The Bearden lab’s research aims to understand genetic, cognitive and neurobiological risk factors for the development of adolescent-onset neuropsychiatric disorders. We are examining these questions through two complementary lines of research: 1) The investigation of intermediate neuroanatomic and cognitive traits associated with the development of psychosis and mood disorder; and 2) The study of neurobehavioral manifestations of syndromes with an identified genetic origin
One of these studies focuses on the 22q11.2 Deletion Syndrome, a genetic disorder which results in a disruption of early neuronal migration and confers a particularly high risk for psychosis. Dr. Bearden’s research group has an ongoing, NIMH-funded longitudinal study of risk factors for psychiatric disorder in children and adolescents with this syndrome. This project involves comprehensive phenotyping (i.e., dimensional measures of psychopathology, neurocognition, and structural and functional neuroanatomy) which will be examined in relation to genetic variation at the 22q11.2 locus.

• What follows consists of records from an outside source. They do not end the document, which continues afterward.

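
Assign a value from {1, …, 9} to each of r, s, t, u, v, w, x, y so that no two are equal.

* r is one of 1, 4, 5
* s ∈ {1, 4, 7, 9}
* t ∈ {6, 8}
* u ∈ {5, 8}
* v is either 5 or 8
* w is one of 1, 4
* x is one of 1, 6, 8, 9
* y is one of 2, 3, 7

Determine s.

u and v between them cover only {5, 8} — a naked pair. Remove those values from r, t, x.
t has just one choice, so t = 6. Eliminate 6 elsewhere: x.
r and w between them cover only {1, 4} — a naked pair. Remove those values from s, x.
x must be 9 (only option left). So s can't be 9.
So s = 7.

7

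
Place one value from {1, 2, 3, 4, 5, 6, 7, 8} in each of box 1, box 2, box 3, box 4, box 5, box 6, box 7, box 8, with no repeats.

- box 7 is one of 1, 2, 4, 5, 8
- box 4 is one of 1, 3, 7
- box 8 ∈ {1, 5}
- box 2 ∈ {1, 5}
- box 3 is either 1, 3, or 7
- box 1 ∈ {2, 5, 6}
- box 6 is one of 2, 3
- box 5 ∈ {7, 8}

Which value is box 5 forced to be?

8

The 8 variables draw from only 8 values {1, 2, 3, 4, 5, 6, 7, 8}, so each is used; only box 7 can be 4, hence box 7 = 4.
The 7 still-open variables together cover exactly {1, 2, 3, 5, 6, 7, 8} — 7 values for 7 variables — and 6 appears only in box 1's list, so box 1 = 6.
The 6 still-open variables together cover exactly {1, 2, 3, 5, 7, 8} — 6 values for 6 variables — and 2 appears only in box 6's list, so box 6 = 2.
The 5 still-open variables together cover exactly {1, 3, 5, 7, 8} — 5 values for 5 variables — and 8 appears only in box 5's list, so box 5 = 8.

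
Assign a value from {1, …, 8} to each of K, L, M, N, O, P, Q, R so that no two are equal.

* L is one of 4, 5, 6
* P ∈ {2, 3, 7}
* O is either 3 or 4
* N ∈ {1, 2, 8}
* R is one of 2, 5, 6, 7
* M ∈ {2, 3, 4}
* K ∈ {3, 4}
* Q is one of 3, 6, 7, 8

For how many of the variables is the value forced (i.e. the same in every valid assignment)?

4

Among the 8 variables, 1 fits only N (and all 8 values in {1, 2, 3, 4, 5, 6, 7, 8} must be used), so N = 1.
The 7 still-open variables together cover exactly {2, 3, 4, 5, 6, 7, 8} — 7 values for 7 variables — and 8 appears only in Q's list, so Q = 8.
The 2 variables K and O are confined to {3, 4}, which locks those values in; drop them from L, M, P.
M's domain is down to {2}, so M = 2. Strike 2 from P, R.
P has just one choice, so P = 7. So R can't be 7.
Determined: M=2, N=1, P=7, Q=8. The other variables each still have more than one consistent value. That makes 4.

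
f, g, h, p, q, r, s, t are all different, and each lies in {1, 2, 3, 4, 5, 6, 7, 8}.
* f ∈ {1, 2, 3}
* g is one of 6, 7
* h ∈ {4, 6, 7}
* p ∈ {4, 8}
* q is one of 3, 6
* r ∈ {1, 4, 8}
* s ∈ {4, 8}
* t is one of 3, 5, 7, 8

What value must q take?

3

The 8 variables together cover exactly {1, 2, 3, 4, 5, 6, 7, 8} — 8 values for 8 variables — and 2 appears only in f's list, so f = 2.
The 7 still-open variables together cover exactly {1, 3, 4, 5, 6, 7, 8} — 7 values for 7 variables — and 1 appears only in r's list, so r = 1.
The 6 still-open variables together cover exactly {3, 4, 5, 6, 7, 8} — 6 values for 6 variables — and 5 appears only in t's list, so t = 5.
The 5 still-open variables together cover exactly {3, 4, 6, 7, 8} — 5 values for 5 variables — and 3 appears only in q's list, so q = 3.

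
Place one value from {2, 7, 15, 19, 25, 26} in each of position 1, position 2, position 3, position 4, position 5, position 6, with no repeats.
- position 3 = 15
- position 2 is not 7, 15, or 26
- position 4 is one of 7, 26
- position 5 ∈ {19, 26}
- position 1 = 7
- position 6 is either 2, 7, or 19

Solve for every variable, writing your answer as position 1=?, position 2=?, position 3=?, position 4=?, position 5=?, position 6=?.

position 1=7, position 2=25, position 3=15, position 4=26, position 5=19, position 6=2

position 1 has just one choice, so position 1 = 7. So position 4, position 6 can't be 7.
position 3 must be 15 (only option left).
position 4 has just one choice, so position 4 = 26. Eliminate 26 elsewhere: position 5.
position 5's domain is down to {19}, so position 5 = 19. Eliminate 19 elsewhere: position 2, position 6.
position 6's domain is down to {2}, so position 6 = 2. So position 2 can't be 2.
That leaves position 2 = 25.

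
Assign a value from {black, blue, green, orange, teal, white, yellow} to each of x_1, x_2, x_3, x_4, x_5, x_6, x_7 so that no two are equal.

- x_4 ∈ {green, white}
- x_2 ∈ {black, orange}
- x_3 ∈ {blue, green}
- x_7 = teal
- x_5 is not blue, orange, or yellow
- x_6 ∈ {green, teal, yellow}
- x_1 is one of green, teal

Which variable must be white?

x_4

x_7 has just one choice, so x_7 = teal. Strike teal from x_1, x_5, x_6.
x_1 must be green (only option left). So x_3, x_4, x_5, x_6 can't be green.
So white goes to x_4.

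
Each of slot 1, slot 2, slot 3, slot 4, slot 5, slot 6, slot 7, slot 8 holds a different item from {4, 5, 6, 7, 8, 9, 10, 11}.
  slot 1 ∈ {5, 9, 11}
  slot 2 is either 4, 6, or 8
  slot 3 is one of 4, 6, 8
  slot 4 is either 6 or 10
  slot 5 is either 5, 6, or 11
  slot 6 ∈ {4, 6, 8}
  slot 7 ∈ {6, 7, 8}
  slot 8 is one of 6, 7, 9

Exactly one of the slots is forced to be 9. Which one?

The 8 variables together cover exactly {4, 5, 6, 7, 8, 9, 10, 11} — 8 values for 8 variables — and 10 appears only in slot 4's list, so slot 4 = 10.
The 3 variables slot 2, slot 3, slot 6 are confined to {4, 6, 8}, which locks those values in; drop them from slot 5, slot 7, slot 8.
slot 7 has just one choice, so slot 7 = 7. Eliminate 7 elsewhere: slot 8.
So 9 goes to slot 8.

slot 8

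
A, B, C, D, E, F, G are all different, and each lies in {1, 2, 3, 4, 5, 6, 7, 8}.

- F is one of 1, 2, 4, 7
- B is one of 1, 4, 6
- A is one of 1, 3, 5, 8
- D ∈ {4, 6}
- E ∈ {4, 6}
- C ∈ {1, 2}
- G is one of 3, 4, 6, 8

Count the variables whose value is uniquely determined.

3

D and E share exactly the 2 values {4, 6}; by pigeonhole those values go to them, so strike 4, 6 from B, F, G.
B must be 1 (only option left). Remove 1 from A, C, F.
That leaves C = 2. So F can't be 2.
F's domain is down to {7}, so F = 7.
Determined: B=1, C=2, F=7. The other variables each still have more than one consistent value. That makes 3.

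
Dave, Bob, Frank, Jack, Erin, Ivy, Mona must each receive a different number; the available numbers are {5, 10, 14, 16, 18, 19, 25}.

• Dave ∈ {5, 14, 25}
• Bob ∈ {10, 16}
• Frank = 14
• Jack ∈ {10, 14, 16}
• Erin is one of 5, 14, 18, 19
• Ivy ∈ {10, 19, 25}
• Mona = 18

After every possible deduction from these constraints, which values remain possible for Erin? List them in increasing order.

5, 19

Frank has just one choice, so Frank = 14. Strike 14 from Dave, Jack, Erin.
Mona must be 18 (only option left). Remove 18 from Erin.
Bob and Jack share exactly the 2 values {10, 16}; by pigeonhole those values go to them, so strike 10, 16 from Ivy.
No further eliminations apply; Erin can still be any of 5, 19.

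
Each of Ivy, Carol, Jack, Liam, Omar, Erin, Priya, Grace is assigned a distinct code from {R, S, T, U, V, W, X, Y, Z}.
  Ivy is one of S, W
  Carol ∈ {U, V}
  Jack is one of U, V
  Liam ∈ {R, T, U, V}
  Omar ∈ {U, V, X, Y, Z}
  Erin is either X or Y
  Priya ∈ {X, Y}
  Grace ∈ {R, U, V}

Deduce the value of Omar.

Z

Carol and Jack between them cover only {U, V} — a naked pair. Remove those values from Liam, Omar, Grace.
Grace's domain is down to {R}, so Grace = R. So Liam can't be R.
Liam must be T (only option left).
The 2 variables Erin and Priya are confined to {X, Y}, which locks those values in; drop them from Omar.
So Omar = Z.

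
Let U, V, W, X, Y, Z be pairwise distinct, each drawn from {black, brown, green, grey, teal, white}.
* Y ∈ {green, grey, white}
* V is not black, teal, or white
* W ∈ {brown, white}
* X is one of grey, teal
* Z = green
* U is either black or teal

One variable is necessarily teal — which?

Z must be green (only option left). Eliminate green elsewhere: V, Y.
The 5 still-open variables together cover exactly {black, brown, grey, teal, white} — 5 values for 5 variables — and black appears only in U's list, so U = black.
The 4 still-open variables together cover exactly {brown, grey, teal, white} — 4 values for 4 variables — and teal appears only in X's list, so X = teal.

X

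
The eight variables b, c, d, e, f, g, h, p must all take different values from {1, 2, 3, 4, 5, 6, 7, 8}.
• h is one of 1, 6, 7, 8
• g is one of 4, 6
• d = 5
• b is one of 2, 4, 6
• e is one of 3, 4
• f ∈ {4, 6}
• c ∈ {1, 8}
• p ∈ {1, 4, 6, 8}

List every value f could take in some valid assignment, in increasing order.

4, 6

d's domain is down to {5}, so d = 5.
The 7 still-open variables draw from only 7 values {1, 2, 3, 4, 6, 7, 8}, so each is used; only b can be 2, hence b = 2.
The 6 still-open variables together cover exactly {1, 3, 4, 6, 7, 8} — 6 values for 6 variables — and 3 appears only in e's list, so e = 3.
The 5 still-open variables together cover exactly {1, 4, 6, 7, 8} — 5 values for 5 variables — and 7 appears only in h's list, so h = 7.
f and g between them cover only {4, 6} — a naked pair. Remove those values from p.
No further eliminations apply; f can still be any of 4, 6.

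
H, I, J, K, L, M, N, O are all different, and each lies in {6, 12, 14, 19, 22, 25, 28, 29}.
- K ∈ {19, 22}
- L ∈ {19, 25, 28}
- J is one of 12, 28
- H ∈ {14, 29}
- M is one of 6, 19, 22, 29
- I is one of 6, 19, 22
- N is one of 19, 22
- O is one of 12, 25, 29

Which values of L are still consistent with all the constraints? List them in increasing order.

25, 28

Among the 8 variables, 14 fits only H (and all 8 values in {6, 12, 14, 19, 22, 25, 28, 29} must be used), so H = 14.
K and N share exactly the 2 values {19, 22}; by pigeonhole those values go to them, so strike 19, 22 from I, L, M.
I's domain is down to {6}, so I = 6. Remove 6 from M.
M must be 29 (only option left). Eliminate 29 elsewhere: O.
No further eliminations apply; L can still be any of 25, 28.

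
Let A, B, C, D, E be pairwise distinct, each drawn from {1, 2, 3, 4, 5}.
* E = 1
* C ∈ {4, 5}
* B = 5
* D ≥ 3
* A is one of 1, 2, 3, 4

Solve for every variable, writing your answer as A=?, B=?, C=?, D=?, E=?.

B has just one choice, so B = 5. So C, D can't be 5.
That leaves C = 4. Strike 4 from A, D.
D's domain is down to {3}, so D = 3. Strike 3 from A.
E's domain is down to {1}, so E = 1. Strike 1 from A.
That leaves A = 2.

A=2, B=5, C=4, D=3, E=1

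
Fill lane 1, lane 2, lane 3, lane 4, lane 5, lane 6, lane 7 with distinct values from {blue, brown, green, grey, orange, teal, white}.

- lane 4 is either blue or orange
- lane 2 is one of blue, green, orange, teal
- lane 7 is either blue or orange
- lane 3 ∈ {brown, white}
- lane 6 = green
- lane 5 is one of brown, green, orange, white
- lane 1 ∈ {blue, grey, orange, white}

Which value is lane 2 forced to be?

teal

lane 6 has just one choice, so lane 6 = green. Eliminate green elsewhere: lane 2, lane 5.
The 6 still-open variables draw from only 6 values {blue, brown, grey, orange, teal, white}, so each is used; only lane 1 can be grey, hence lane 1 = grey.
Among the 5 still-open variables, teal fits only lane 2 (and all 5 values in {blue, brown, orange, teal, white} must be used), so lane 2 = teal.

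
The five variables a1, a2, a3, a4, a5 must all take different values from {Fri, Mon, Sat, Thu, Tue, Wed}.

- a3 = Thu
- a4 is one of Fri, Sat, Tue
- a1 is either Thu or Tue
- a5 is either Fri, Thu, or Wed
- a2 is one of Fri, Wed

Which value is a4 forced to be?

a3 must be Thu (only option left). Eliminate Thu elsewhere: a1, a5.
a1's domain is down to {Tue}, so a1 = Tue. Strike Tue from a4.
Among the 3 still-open variables, Sat fits only a4 (and all 3 values in {Fri, Sat, Wed} must be used), so a4 = Sat.

Sat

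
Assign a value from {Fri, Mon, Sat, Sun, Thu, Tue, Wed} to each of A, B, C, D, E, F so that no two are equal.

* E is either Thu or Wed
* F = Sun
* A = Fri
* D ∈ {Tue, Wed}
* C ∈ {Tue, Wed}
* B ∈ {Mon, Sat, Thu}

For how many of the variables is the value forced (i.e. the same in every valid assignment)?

3

A must be Fri (only option left).
That leaves F = Sun.
C and D between them cover only {Tue, Wed} — a naked pair. Remove those values from E.
E's domain is down to {Thu}, so E = Thu. So B can't be Thu.
Determined: A=Fri, E=Thu, F=Sun. The other variables each still have more than one consistent value. That makes 3.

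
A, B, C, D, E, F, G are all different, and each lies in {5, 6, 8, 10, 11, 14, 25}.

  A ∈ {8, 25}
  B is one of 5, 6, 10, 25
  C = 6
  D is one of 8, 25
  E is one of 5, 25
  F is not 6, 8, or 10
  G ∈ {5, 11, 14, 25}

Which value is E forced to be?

C's domain is down to {6}, so C = 6. Remove 6 from B.
The 6 still-open variables draw from only 6 values {5, 8, 10, 11, 14, 25}, so each is used; only B can be 10, hence B = 10.
A and D share exactly the 2 values {8, 25}; by pigeonhole those values go to them, so strike 8, 25 from E, F, G.
So E = 5.

5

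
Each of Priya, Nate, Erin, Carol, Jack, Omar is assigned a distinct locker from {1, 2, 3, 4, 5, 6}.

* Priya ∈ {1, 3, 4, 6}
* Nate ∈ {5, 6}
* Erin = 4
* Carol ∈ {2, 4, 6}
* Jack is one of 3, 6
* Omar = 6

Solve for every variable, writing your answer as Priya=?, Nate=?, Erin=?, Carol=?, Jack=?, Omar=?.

Priya=1, Nate=5, Erin=4, Carol=2, Jack=3, Omar=6

Erin has just one choice, so Erin = 4. Eliminate 4 elsewhere: Priya, Carol.
Omar must be 6 (only option left). So Priya, Nate, Carol, Jack can't be 6.
That leaves Nate = 5.
That leaves Carol = 2.
Jack's domain is down to {3}, so Jack = 3. Eliminate 3 elsewhere: Priya.
Priya must be 1 (only option left).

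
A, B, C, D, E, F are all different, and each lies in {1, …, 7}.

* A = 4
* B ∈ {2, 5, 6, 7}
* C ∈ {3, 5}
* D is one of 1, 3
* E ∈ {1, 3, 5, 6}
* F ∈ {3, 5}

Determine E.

A's domain is down to {4}, so A = 4.
The 2 variables C and F are confined to {3, 5}, which locks those values in; drop them from B, D, E.
That leaves D = 1. Remove 1 from E.
So E = 6.

6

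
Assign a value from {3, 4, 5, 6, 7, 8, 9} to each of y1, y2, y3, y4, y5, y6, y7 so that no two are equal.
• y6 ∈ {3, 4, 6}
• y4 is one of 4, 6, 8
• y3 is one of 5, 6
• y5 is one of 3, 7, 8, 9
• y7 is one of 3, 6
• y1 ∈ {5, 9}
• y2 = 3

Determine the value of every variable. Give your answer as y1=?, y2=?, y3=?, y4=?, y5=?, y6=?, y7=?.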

We are also investigating risk factors for psychosis in youth with subthreshold clinical symptoms indicating high risk for the development of psychotic illness, in the Center for Assessment and Prevention of Prodromal States (CAPPS) . The CAPPS program, directed by Dr. Bearden, is part of the NIMH-funded North American Prodromal Longitudinal Study (NAPLS) Consortium.
In collaboration with Alcino Silva , Dr. Bearden’s lab is also conducting two translational studies of the neural basis of cognitive and social difficulties in children with another genetic disorder, Neurofibromatosis I, one of the most common single-gene disorders affecting neurologic function in humans. We have just completed enrollment for an NIMH-funded exploratory intervention grant , which examines a potential pharmacologic treatment for cognitive disability in individuals with NF1, the HMG-CoA reductase inhibitor lovastatin, which acts as a potent inhibitor of Ras activity and is commonly used for the treatment of hypercholesterolemia. The rationale for this novel intervention is based on findings from the mouse model of the disorder, in which lovastatin treatment was able to reverse the biochemical, electrophysiological and cognitive deficits associated with NF1 (Li et al. Curr Biol. 2005 ). This study represents one of the first translational clinical trials for developmental learning disabilities.
The Bearden lab also has a new study funded by the Department of Defense NF1 Research Program. This study aims to investigate potential blood biochemical and brain biomarkers of cognitive control and social deficits, both cross-sectionally and longitudinally over a two-year period, in school-age children with NF1.